Les recettes de La Grande Bouffe de Ugo Tognazzi sont du genre simples à réaliser, et sont finalement plus des moyens de parler au lecteur que de véritables leçons de cuisine. Ainsi, l’acteur nous confie bien des choses à travers ses plats, et confirme sa vision des choses très « poil à gratter ». Par exemple, dans l’une des recettes tirées de La Grande Bouffe, « Jeune dinde rôtie » (avec farce à la bordelaise), le comédien écrit : « Comment fait-on pour distinguer une jeune dinde d’une dinde moins jeune grâce à son poids ? Si la dinde est italienne, elle est jeune à deux kilos et demi et vieille à trois. Mais si la dinde est américaine, elle peut atteindre dix-huit kilos en deux ans. ». A bon entendeur pour celles et ceux qui perdent la boule pour l’Amérique et Thanksgiving, tout en ne supportant pas le traitement infligé aux oies pour leur foie gras.

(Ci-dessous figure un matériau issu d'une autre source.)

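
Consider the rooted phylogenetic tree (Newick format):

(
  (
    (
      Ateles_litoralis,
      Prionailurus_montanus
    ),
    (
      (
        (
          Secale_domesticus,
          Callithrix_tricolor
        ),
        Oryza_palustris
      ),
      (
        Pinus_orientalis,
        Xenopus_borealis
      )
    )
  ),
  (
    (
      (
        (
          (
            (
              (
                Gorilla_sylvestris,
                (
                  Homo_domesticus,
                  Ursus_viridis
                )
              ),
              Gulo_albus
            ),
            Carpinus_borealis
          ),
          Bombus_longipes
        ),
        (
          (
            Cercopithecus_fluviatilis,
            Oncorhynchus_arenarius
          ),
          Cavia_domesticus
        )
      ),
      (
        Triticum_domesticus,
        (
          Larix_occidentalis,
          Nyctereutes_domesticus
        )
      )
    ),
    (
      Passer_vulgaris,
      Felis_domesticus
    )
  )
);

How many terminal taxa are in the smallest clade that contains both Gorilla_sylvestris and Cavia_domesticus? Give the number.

9

The MRCA of Gorilla_sylvestris and Cavia_domesticus is the node subtending (((((Gorilla_sylvestris,(Homo_domesticus,Ursus_viridis)),Gulo_albus),Carpinus_borealis),Bombus_longipes),((Cercopithecus_fluviatilis,Oncorhynchus_arenarius),Cavia_domesticus)).
That clade contains 9 terminal taxa: Bombus_longipes, Carpinus_borealis, Cavia_domesticus, Cercopithecus_fluviatilis, Gorilla_sylvestris, Gulo_albus, Homo_domesticus, Oncorhynchus_arenarius, Ursus_viridis.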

Des recettes simples et parfois typiques
La Grande Bouffe de Ugo Tognazzi regorge autant de recettes appétissantes en diable que d’écrits drôles à parfois en rire à gorge déployée. La dernière partie s’éloigne de ce concept, n’est d’ailleurs plus écrit par l’acteur mais par Florence Rigollet, traductrice du livre, qui signe donc le segment « Ugo Tognazzi et Marco Ferreri : la bourgeoisie dans le viseur ». Tout au long de ces 57 pages, l’auteure revient sur une collaboration pour le moins naturelle, d’ailleurs décrite comme telle par le comédien. Le réalisateur, pape du grotesque, a ainsi fait tourner Tognazzi dans d’autres œuvres que l’immense La Grande Bouffe, et toutes sont abordées ici pour mieux comprendre, en fin de compte, ce qui a pu pousser l’acteur à se donner à ce point à la cause défendue par le film de Ferreri. Une dernière partie d’une utilité incontestable.
Au final, La Grande Bouffe de Ugo Tognazzi est un indispensable pour plusieurs raisons. Toutes font qu’il est bien plaisant de parcourir ce livre aussi généreux que l’acteur, que cet ouvrage permet de mieux connaître. Bien évidemment, les cinéphiles qui connaissent par cœur La Grande Bouffe (des gens de bon goût, assurément), se jetteront encore plus vite sur cet achat et pourrons se régaler de l’intégralité des recettes utilisées dans leur film culte. Les autres auront tout de même de quoi faire, avec de nombreux plats, parfois typiquement italiens, à s’en lécher les babines. On a d’ailleurs testé les « spaghettis à la sgualdrina », et comment dire… Miam !
La Grande Bouffe de Ugo Tognazzi, écrit par Ugo Tognazzi, traduit et complété par Florence Rigollet. Aux éditions Séguier, 288 pages, 21.90 euros. Parution le 4 mai 2016.